Chris and I moved to Tantalus and into the home that I grew up in about ten years ago.

We are both from Oahu and met while camping at Ho’omaluhia Botanical Garden, but fell in love when we were both living in San Francisco. We traveled together, including a year in New York, but it was impossible to forget Hawaii.

Returning to Tantalus to live with my mom after my dad died, it felt like Chris and I had found our own Secret Garden, with many areas nurtured and later abandoned.

Rumor is that in 1890, H.W. Schmidt, the consul for Sweden and Norway, won the property on Tantalus while playing poker against King Kalakaua. With the native forest already clear cut from the sandalwood trade and cattle grazing, Schmidt experimented with new crops, planting coffee, yerba mate, avocado, cinnamon and ornamental flowers.

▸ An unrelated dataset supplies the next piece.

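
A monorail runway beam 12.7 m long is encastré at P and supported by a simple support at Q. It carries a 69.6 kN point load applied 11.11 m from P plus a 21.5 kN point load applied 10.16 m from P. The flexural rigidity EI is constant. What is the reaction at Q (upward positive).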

Over the past 125 years, different people have tended the garden and there were also many years when no one lived in the house, allowing many plants to grow wild.

My parents, with my brothers and I, moved to Tantalus in 1987 — I was just a baby. In the yard, my family battled invasive species that had taken over, particularly strawberry guavas, which come from the Amazon forest. In their place, bananas, citrus and more flowers were planted.

It’s here that Chris and I have found it possible to fall more in love every day as we nurture the earth, working on native forest restoration and cultivating plants from past generations. We also started growing new crops such as mushrooms, cocoa, taro, and mamaki. Along with the tropical flowers that were already growing in the garden and just needed some TLC, we started collecting and planting more varieties. All of these old and new plants create what we now call Tantalus Botanicals.

I would like to think Chris and I are now shaping the land, but as I watch the earth grow, I’m humbled by the understanding that it is shaping us.

Michelle and her dad working on the garden in 1992.

H.W. Schmidt with his family and friends in front of his cabin in 1892.